CALGARY, Alberta (Reuters) -Oil prices climbed by about 4% on Tuesday, extending the previous day’s almost 5% rebound on easing concerns over the impact of the Omicron coronavirus variant on global fuel demand.
Brent crude futures were up $2.89, or 4%, at $75.97 a barrel by 12.36 p.m. ET (1736 GMT), having earlier touched a session high of $76.27. U.S. West Texas Intermediate crude rose $3.17, or 4.6%, to $72.66, building on a 4.9% gain in the previous session.
Oil prices were pummelled last week by concerns that vaccines might be less effective against the new Omicron variant, sparking fears that governments could impose fresh restrictions to curb its spread and hit global growth and oil demand.
However, a South African health official reported over the weekend that Omicron cases there had shown only mild symptoms while the top U.S. infectious disease official, Anthony Fauci, also said there did not appear to be “a great degree of severity” with the variant so far.

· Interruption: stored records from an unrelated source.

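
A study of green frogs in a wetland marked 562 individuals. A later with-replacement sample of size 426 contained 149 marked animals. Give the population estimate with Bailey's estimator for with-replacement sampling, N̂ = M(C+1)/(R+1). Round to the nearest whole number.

N̂ = 562·(426+1)/(149+1) = 562·427/150 = 239974/150 ≈ 1599.8 → 1600

N ≈ 1600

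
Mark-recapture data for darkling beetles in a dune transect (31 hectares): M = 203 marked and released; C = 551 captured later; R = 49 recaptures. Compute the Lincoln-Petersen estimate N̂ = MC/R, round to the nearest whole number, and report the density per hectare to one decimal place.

N̂ = 203·551/49 = 111853/49 ≈ 2282.7 → 2283
Density = N̂ / area = 2283 / 31 ≈ 73.645 → 73.6 per hectare

density ≈ 73.6 darkling beetles per hectare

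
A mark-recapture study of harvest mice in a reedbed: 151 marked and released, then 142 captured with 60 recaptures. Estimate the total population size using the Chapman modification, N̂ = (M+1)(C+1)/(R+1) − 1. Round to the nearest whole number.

N̂ = (151+1)(142+1)/(60+1) − 1 = 152·143/61 − 1
= 21736/61 − 1 ≈ 356.3 − 1 ≈ 355.3 → 355

N ≈ 355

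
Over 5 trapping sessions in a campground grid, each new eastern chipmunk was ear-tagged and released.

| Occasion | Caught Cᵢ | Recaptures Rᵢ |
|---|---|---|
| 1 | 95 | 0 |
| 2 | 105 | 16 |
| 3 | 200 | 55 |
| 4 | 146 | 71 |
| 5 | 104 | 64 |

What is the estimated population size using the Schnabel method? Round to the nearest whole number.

N ≈ 664

Marked at large before each occasion: Mᵢ = Σⱼ<ᵢ (Cⱼ − Rⱼ) → M1=0, M2=95, M3=184, M4=329, M5=404
Σ MᵢCᵢ = 0·95 + 95·105 + 184·200 + 329·146 + 404·104 = 0 + 9975 + 36800 + 48034 + 42016 = 136825
Σ Rᵢ = 0 + 16 + 55 + 71 + 64 = 206
N̂ = 136825 / 206 ≈ 664.2 → 664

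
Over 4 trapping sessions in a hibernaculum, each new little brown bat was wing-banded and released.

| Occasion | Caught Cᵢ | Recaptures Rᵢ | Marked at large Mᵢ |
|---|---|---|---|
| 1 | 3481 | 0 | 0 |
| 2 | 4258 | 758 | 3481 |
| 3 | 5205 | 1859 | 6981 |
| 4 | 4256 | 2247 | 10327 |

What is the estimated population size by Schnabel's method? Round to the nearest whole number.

N ≈ 19,554

Σ MᵢCᵢ = 0·3481 + 3481·4258 + 6981·5205 + 10327·4256 = 0 + 14822098 + 36336105 + 43951712 = 95109915
Σ Rᵢ = 0 + 758 + 1859 + 2247 = 4864
N̂ = 95109915 / 4864 ≈ 19553.8 → 19554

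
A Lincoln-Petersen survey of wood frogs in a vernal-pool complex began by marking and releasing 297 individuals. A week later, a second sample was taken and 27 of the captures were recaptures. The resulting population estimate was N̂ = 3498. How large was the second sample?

From N = M·C/R: C = N·R / M = 3498·27 / 297 = 94446 / 297 = 318.

C = 318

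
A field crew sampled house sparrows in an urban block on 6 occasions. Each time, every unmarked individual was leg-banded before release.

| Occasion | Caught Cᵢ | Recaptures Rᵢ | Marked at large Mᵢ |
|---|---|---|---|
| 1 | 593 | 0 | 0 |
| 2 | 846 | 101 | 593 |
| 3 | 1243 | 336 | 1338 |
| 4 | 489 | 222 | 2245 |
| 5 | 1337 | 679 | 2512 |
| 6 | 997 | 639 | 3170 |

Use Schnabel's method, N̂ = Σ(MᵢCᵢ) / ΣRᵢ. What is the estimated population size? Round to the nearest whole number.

N ≈ 4948

Σ MᵢCᵢ = 0·593 + 593·846 + 1338·1243 + 2245·489 + 2512·1337 + 3170·997 = 0 + 501678 + 1663134 + 1097805 + 3358544 + 3160490 = 9781651
Σ Rᵢ = 0 + 101 + 336 + 222 + 679 + 639 = 1977
N̂ = 9781651 / 1977 ≈ 4947.7 → 4948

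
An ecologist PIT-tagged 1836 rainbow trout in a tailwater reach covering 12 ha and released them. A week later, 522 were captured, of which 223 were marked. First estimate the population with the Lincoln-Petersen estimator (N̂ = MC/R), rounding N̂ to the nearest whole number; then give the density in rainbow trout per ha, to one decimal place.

density ≈ 358.2 rainbow trout per ha

N̂ = 1836·522/223 = 958392/223 ≈ 4297.7 → 4298
Density = N̂ / area = 4298 / 12 ≈ 358.17 → 358.2 per ha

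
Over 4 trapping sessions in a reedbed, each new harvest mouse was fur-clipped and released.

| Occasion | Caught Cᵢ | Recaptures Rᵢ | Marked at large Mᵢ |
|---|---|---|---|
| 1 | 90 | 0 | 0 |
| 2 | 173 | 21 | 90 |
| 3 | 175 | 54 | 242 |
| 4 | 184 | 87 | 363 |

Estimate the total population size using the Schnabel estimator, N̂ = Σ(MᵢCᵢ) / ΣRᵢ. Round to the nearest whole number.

N ≈ 770

Σ MᵢCᵢ = 0·90 + 90·173 + 242·175 + 363·184 = 0 + 15570 + 42350 + 66792 = 124712
Σ Rᵢ = 0 + 21 + 54 + 87 = 162
N̂ = 124712 / 162 ≈ 769.8 → 770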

“The market was oversold as a knee-jerk reaction to Omicron and its potential spread and impact on travel restrictions,” said Gary Cunningham, director of market research at Tradition Energy. “Now we’re seeing the market go back to expectations of strong demand over the next 6-12 months.”
In another sign of confidence in oil demand, the world’s top exporter, Saudi Arabia, raised monthly crude prices on Sunday.
That came after the Organization of the Petroleum Exporting Countries and its allies, a group known as OPEC+, last week agreed to continue raising output by 400,000 barrels per day (bpd) in January despite the release of U.S. strategic petroleum reserves.
“The market is starting to take this variant in its stride,” said Matt Smith, an analyst at data and analytics firm Kpler.
Meanwhile, a Reuters poll showed that U.S. crude inventories were likely to have fallen for a second straight week last week. Weekly industry data is due at 4:30 p.m. ET, followed by government figures on Wednesday. [EIA/S]
Oil prices were also supported by delays to the return of Iranian oil, with indirect nuclear talks between the United States and Iran having hit stumbling blocks. Germany urged Iran on Monday to present realistic proposals in talks over its nuclear programme.